My first acquaintance with the Horikiri Iris Garden was via the famous blockprint by Hiroshige, in his Hundred Views of Edo, where one large iris, seen from a low perspective, rises up against a wide sky and distant river. I knew reality would be different, but had not foreseen how much.

It was my own fault: on a rainy day in late June, I went by way of Horikiri Station on the Tobu Line, which means you have to walk over a bleak dike, cross the Arakawa River over an interminably long bridge, walk again over an even bleaker dike, and then find your way through the small town of Horikiri.

It was pouring and on the open bridge the wind teased my umbrella. It was pretty useless, anyway. On the opposite side of the river was a huge highway structure, several roads one above the other, rearing its ugly head on high concrete pillars. The distant thunder of rows upon rows of heavy trucks grumbled through the rain.

After the river I passed a canal with murky water, in which the highway pillars rested. A bunch of flowers was attached to a post, usually a sign someone has died in a traffic accident. I surmised somebody had jumped into the murky canal as a way out of all misery. It were that kind of surroundings.

Horikiri Park, Tokyo
[Horikiri Park, Tokyo]

The garden, when I finally found it, was a total contrast. It was beautiful. Of course one had to keep the gaze low to avert the surrounding high-rises and the above mentioned highway (standing between garden and river, in what in Hiroshige's print had been an open landscape). But with that small concession, one could enjoy the pleasures of the small garden. Now I was happy with the rain, especially when it changed into a light drizzle. The light drops stuck to the leaves and flowers and dropped into the pools in which the irises stood, adding to an atmosphere of watery softness.
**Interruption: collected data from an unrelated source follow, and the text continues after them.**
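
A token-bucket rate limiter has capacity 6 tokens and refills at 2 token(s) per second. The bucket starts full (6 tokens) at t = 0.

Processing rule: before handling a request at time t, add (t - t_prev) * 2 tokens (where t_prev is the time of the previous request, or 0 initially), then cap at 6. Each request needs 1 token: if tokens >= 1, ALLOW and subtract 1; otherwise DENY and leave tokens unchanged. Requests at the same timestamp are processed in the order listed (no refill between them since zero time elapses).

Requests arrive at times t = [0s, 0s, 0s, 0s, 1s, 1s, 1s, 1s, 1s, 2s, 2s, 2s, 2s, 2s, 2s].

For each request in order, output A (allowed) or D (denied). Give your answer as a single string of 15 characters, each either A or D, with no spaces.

Answer: AAAAAAAADAADDDD

Derivation:
Simulating step by step:
  req#1 t=0s: ALLOW
  req#2 t=0s: ALLOW
  req#3 t=0s: ALLOW
  req#4 t=0s: ALLOW
  req#5 t=1s: ALLOW
  req#6 t=1s: ALLOW
  req#7 t=1s: ALLOW
  req#8 t=1s: ALLOW
  req#9 t=1s: DENY
  req#10 t=2s: ALLOW
  req#11 t=2s: ALLOW
  req#12 t=2s: DENY
  req#13 t=2s: DENY
  req#14 t=2s: DENY
  req#15 t=2s: DENY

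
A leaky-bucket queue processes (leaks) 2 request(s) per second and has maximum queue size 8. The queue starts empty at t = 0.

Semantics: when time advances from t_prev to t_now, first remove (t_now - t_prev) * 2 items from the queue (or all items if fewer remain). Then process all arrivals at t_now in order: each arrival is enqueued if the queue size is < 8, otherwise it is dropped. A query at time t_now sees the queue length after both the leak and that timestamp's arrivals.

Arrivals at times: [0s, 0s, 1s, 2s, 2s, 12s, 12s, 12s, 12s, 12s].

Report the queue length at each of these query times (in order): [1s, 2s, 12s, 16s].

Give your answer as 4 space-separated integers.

Answer: 1 2 5 0

Derivation:
Queue lengths at query times:
  query t=1s: backlog = 1
  query t=2s: backlog = 2
  query t=12s: backlog = 5
  query t=16s: backlog = 0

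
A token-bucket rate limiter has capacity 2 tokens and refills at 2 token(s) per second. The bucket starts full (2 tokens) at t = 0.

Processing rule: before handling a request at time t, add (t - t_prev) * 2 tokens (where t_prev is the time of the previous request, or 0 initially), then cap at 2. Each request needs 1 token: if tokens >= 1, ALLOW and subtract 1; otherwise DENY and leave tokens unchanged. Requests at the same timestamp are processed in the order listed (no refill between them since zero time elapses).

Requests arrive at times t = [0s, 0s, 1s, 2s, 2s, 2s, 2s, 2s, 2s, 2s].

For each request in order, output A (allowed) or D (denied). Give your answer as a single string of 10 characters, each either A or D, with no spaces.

Simulating step by step:
  req#1 t=0s: ALLOW
  req#2 t=0s: ALLOW
  req#3 t=1s: ALLOW
  req#4 t=2s: ALLOW
  req#5 t=2s: ALLOW
  req#6 t=2s: DENY
  req#7 t=2s: DENY
  req#8 t=2s: DENY
  req#9 t=2s: DENY
  req#10 t=2s: DENY

Answer: AAAAADDDDD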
Irises were cultivated in this area at least since the 17th century and local cultivators strove the improve the flowers. Horikiri has a valuable name in irises. They are still cultivated one by one, by people who make it their vocation. Therefore all flowers have names, written on small boards put next to them. I saw hundreds and hundreds of names, all of a poetical bent, borrowed from literature or history. All these irises were works of love and that showed. I forgot the hideous highway structure and generally ugly surroundings, and just enjoyed the soft and poetical beauty of Horikiri's irises.

Horikiri Park, Tokyo
[Horikiri Park, Tokyo]

There is even a haiku stone in the garden, with a poem by Matsuno Jitoku (1890-1975), a pupil of Takahama Kiyoshi, who seems to have been something of an "iris poet:"
in sunshine
the whiteness of irises
bedazzles me

tenjitsu ni | shobu no hana no | shiro mabushi

Dazzling whiteness, sunshine... that is at least a problem I do not have with my irises in the rain.

Horikiri Park, Tokyo
[Horikiri Park, Tokyo - lots of water and wetness...]
Address: 2-19-1 Horikiri, Katsushika-ku, Tokyo. Tel. 03-3697-5237
Access: A 10-min. walk from Horikiri Shobuen Station on the Keisei Line.
Hours: 9:00-16:30 (in June: 8:00-18:00). Cl. Monday, Tuesday, 4th Sunday of the month, Year-end and New Year period. NOTE: Open every day during June (iris season).